When the symptoms are of such a type as portend the access of paroxysms of threatened suffocation, bleeding has been strongly recommended, but unless resorted to in the first twenty-four or forty-eight hours is rarely admissible. Also in weakened constitutions and when the fever is of a low type, with small, weak pulse and general dullness and prostration, the temporary relief obtainable from bloodletting will not often counterbalance the danger of increasing weakness, and the loss of recuperative power. In all such cases the application of a strong mustard poultice for several hours in succession, until an abundant effusion has taken place, into the skin and beneath it, has often the best effect by virtue of its depletive and derivative action. Active friction of the limbs to improve their circulation and increase their temperature is also useful.
Tracheotomy. When suffocation becomes imminent not a moment must be lost in performing tracheotomy. This operation is always available in threatened suffocation from obstruction to the passage of air in the nostrils and throat.
Different methods of opening the windpipe have been resorted to. One is by means of a cannula and trochar at least three-fourths of an inch in diameter and about five inches long and with two large oval orifices in the middle of the cannula, and on opposite sides.
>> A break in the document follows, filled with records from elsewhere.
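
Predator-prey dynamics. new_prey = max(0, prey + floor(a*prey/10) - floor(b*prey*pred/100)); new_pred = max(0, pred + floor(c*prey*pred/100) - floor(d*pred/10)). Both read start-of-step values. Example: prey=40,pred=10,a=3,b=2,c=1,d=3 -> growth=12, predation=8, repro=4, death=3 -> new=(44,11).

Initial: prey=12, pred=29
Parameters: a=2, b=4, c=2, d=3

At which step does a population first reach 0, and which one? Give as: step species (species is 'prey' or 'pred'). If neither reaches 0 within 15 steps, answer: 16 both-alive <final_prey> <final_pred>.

Step 1: prey: 12+2-13=1; pred: 29+6-8=27
Step 2: prey: 1+0-1=0; pred: 27+0-8=19
First extinction: prey at step 2

Answer: 2 prey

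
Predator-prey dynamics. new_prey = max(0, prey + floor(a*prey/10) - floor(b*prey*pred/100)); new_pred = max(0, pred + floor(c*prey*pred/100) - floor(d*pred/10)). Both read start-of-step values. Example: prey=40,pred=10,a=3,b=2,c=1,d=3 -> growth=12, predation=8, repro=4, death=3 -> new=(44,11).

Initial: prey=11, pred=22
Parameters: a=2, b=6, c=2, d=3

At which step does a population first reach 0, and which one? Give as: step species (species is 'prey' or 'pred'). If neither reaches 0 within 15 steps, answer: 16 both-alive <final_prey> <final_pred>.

Answer: 1 prey

Derivation:
Step 1: prey: 11+2-14=0; pred: 22+4-6=20
First extinction: prey at step 1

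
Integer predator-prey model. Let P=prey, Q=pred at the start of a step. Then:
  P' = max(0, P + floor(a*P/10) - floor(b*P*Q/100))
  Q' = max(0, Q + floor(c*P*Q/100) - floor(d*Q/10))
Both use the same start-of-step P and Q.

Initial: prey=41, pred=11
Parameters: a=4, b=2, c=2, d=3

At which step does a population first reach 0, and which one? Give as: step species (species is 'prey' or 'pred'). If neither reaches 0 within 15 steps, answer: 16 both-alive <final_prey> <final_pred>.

Step 1: prey: 41+16-9=48; pred: 11+9-3=17
Step 2: prey: 48+19-16=51; pred: 17+16-5=28
Step 3: prey: 51+20-28=43; pred: 28+28-8=48
Step 4: prey: 43+17-41=19; pred: 48+41-14=75
Step 5: prey: 19+7-28=0; pred: 75+28-22=81
First extinction: prey at step 5

Answer: 5 prey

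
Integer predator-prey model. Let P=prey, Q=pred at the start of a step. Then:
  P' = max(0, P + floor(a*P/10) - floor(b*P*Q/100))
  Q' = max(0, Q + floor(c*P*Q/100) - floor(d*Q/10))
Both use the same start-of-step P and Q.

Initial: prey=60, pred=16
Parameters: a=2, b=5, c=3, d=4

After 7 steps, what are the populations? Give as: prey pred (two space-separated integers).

Step 1: prey: 60+12-48=24; pred: 16+28-6=38
Step 2: prey: 24+4-45=0; pred: 38+27-15=50
Step 3: prey: 0+0-0=0; pred: 50+0-20=30
Step 4: prey: 0+0-0=0; pred: 30+0-12=18
Step 5: prey: 0+0-0=0; pred: 18+0-7=11
Step 6: prey: 0+0-0=0; pred: 11+0-4=7
Step 7: prey: 0+0-0=0; pred: 7+0-2=5

Answer: 0 5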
This is made to transfix the windpipe with its investing skin and muscles from side to side in the middle of the neck, care being taken to pass it in the interval between two adjacent cartilaginous rings. The trochar is now withdrawn and the orifice in the cannula corresponding to the interior of the windpipe, the animal is enabled to breath freely through the tube. The cannula has only then to be secured in its place by a tape carried round the neck.
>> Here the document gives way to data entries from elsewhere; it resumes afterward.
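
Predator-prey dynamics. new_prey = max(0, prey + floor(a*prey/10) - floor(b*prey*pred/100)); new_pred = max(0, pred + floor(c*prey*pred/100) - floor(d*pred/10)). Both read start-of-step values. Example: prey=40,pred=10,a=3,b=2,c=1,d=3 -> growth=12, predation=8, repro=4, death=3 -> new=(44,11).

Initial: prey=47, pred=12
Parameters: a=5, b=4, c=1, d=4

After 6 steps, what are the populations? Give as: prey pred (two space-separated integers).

Step 1: prey: 47+23-22=48; pred: 12+5-4=13
Step 2: prey: 48+24-24=48; pred: 13+6-5=14
Step 3: prey: 48+24-26=46; pred: 14+6-5=15
Step 4: prey: 46+23-27=42; pred: 15+6-6=15
Step 5: prey: 42+21-25=38; pred: 15+6-6=15
Step 6: prey: 38+19-22=35; pred: 15+5-6=14

Answer: 35 14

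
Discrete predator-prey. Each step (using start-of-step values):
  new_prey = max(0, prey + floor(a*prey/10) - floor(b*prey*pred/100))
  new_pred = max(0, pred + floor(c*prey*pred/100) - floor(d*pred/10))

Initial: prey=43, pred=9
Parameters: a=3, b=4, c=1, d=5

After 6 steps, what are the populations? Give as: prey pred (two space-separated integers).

Answer: 54 5

Derivation:
Step 1: prey: 43+12-15=40; pred: 9+3-4=8
Step 2: prey: 40+12-12=40; pred: 8+3-4=7
Step 3: prey: 40+12-11=41; pred: 7+2-3=6
Step 4: prey: 41+12-9=44; pred: 6+2-3=5
Step 5: prey: 44+13-8=49; pred: 5+2-2=5
Step 6: prey: 49+14-9=54; pred: 5+2-2=5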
The more common plan is by introducing a tube through a circular opening made in the trachea. For this operation are needed, scissors, knife with a thin narrow blade, needle and thread, and tracheotomy tube. The common tube is about an inch in diameter, four to five inches long bent upon itself so as to fit into the trachea, and furnished with a flat shield to slits in which cords may be attached to fix it in its place. A second variety is only long enough to reach into the windpipe. It is provided with a flattened shield externally and from its inner extremity projects downwards at right angles a plate curved so as to adapt it to the form of the interior of the trachea. There is an additional plate to fit into the upper part of the tube, provided with two lips projecting from it at right angles; the outer lip is screwed to the shield after the tube has been introduced into the wind pipe and the inner lip is thus fixed inside the ring of the trachea, immediately above the opening and effectually prevents any displacement of the tube.
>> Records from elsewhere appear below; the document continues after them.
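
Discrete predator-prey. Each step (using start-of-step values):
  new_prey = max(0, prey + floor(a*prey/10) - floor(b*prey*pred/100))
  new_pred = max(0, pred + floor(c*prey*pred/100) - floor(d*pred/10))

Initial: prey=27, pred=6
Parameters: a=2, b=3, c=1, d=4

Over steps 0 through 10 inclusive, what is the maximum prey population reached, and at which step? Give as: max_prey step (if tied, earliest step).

Step 1: prey: 27+5-4=28; pred: 6+1-2=5
Step 2: prey: 28+5-4=29; pred: 5+1-2=4
Step 3: prey: 29+5-3=31; pred: 4+1-1=4
Step 4: prey: 31+6-3=34; pred: 4+1-1=4
Step 5: prey: 34+6-4=36; pred: 4+1-1=4
Step 6: prey: 36+7-4=39; pred: 4+1-1=4
Step 7: prey: 39+7-4=42; pred: 4+1-1=4
Step 8: prey: 42+8-5=45; pred: 4+1-1=4
Step 9: prey: 45+9-5=49; pred: 4+1-1=4
Step 10: prey: 49+9-5=53; pred: 4+1-1=4
Max prey = 53 at step 10

Answer: 53 10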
In operating the animal is kept standing with the head as nearly as possible in the natural position. The hair is removed from the skin beneath the windpipe between the middle and upper thirds of the neck. The skin having been rendered tense, (without displacement) by the fingers and thumb of the left hand, an incision is made in the median line from above downwards, for about two inches and is carried through the muscles so as to expose two rings of the trachea. The needle and thread are passed through the membrane connecting the two rings, and with the knife a semi-circular piece of cartilage is cut from each of the two adjacent rings. The thread in the connecting membrane prevents them from being drawn in by the rush of air. It only remains to introduce the tube and fix it in position.